Janet: "Only if you don't care that I'm in my nightgown and haven't had a shower."
Me: "That's ok. I'm coming by to take my pants off anyway."
Janet: (Knowing she'll get the whole story when I get there) "Ok."
This emergency phone call was placed by me yesterday after an unfortunate incident in the Winn Dixie parking lot just down the street from Janet's house. I had dropped off the kids at school, then stopped by work with a hungry baby to feed him in Dwayne's office before I ran some more errands. I got caught at work in a thunderstorm, but waited it out, determined to get some things done. So, I FINALLY headed off to the Winn Dixie with freshly fed, sleeping baby in the car.
I parked strategically in the side of the parking lot by the exit doors and proceeded to get the baby out. Upon stepping up to the rear passenger door, I noticed a large pothole under the car. (If you live in New Orleans, you know that potholes are a way of life here.) "Better not step in that" I thought to myself. So I leaned precariously over it and picked up the car seat with still sleeping baby inside. I stepped back, however the curb that was behind me evidently had issues with being stepped on. It tripped me. In what seemed to be slow motion I fought against the inevitable backward fall, but was unsuccessful. I fell backward right on my behind. (Thankfully on my freshly unpregnant but still carrying extra cushion behind) Car seat with still sleeping baby fell too, right on top of me, I'm grateful to say.

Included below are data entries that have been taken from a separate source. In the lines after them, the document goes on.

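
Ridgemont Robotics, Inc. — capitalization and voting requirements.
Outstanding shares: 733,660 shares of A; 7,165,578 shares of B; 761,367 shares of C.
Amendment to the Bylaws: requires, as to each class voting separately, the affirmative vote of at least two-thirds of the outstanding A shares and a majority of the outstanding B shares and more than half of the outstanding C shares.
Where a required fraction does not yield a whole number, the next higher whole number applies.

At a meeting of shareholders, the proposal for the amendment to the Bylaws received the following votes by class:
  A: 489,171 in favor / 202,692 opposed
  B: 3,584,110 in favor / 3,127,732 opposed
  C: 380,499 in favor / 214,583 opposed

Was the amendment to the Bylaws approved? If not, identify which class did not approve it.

A: 2/3 of 733660 = 489106.67, rounded up to 489107; 489,107 required, 489,171 in favor — approved.
B: a majority of 7165578 is 3582790; 3,582,790 required, 3,584,110 in favor — approved.
C: a majority of 761367 is 380684; 380,684 required, 380,499 in favor — not approved.

Not approved — the C shares did not give the required vote.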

Now on a dry day in New orleans, sitting on the ground will give you a wet rear end. If you recall the above mentioned thunderstorm, however, then you can imagine how wet and muddy my behind was as a result of my plop onto the grassy curb. A kindly older gentleman witnessed my mishap and came running over to help me up. He assisted me back to my feet and I smiled bravely to assure him he could go his merry way. Then I put car seat with the still sleeping baby back into the car and, hands shaking, got back into the drivers seat. My first plan was to go home. But then my inner rebel kicked in and completely refused to be defeated. I was NOT going to go all the way home, change, and start over. Neither could I enter WinnDixie in my current state.
This brings me to the phone call referenced above. A plan had begun to form in my mind. Janet lives right down the street. Now Janet is one of those friends who has seen many of my worst moments. She's just plain real and just plain there for me. She is one of few that has withheld judgement from me and simply been a friend. You can't surprise her and you can't shock her. So I knew it would be nothing to call her and ask to come over and strip off my pants. Actually, I've been blessed with an unusually high number of this kind of friend in my life. Perhaps God knew how much help and understanding I would need. For whatever reason, He has chosen to give me the gift of amazing friends, and has provided them wherever I've gone. Some from childhood (that's you, C!) and some from college, some from churches here and there, and some my mother bore herself!!
So I proceeded to Janet's where she came up with an ingenious plan of her own. I stood in the bathroom doorway while she blow-dried my butt. I didn't even have to take off the pants. She sent me out the door in decent enough shape so still sleeping baby and I could accomplish our desperately needed grocery run.
I didn't know until the next day when two huge bruises appeared and some stiffness was felt, that I had had a fairly serious fall. It's kinda like life. Here's something I have learned: I can't and neither do I want to, spend this life doing it all on my own. Sometimes I don't know how bad it is until the shock wears off. Sometimes I need help, sometimes I need advice, sometimes I need a shoulder to cry on, and sometimes I need someone to blow dry my butt. Today, especially as I'm entering a new phase in life and trying to make hard decisions I'm exceedingly grateful for those angels God has given me, and grateful for the opportunities I've had to be an angel for someone else. So many thanks to those of you who have been and are there for me. Thanks for letting me call and cry. Thanks for being mad when somebody hurts me. Thanks for loving my kids. Thanks for cheering when I have a success. Thanks for not cheering when you were right and I wasn't. You are one of my most precious gifts. If you're ever in New Orleans and need someone to blow dry your butt... just call.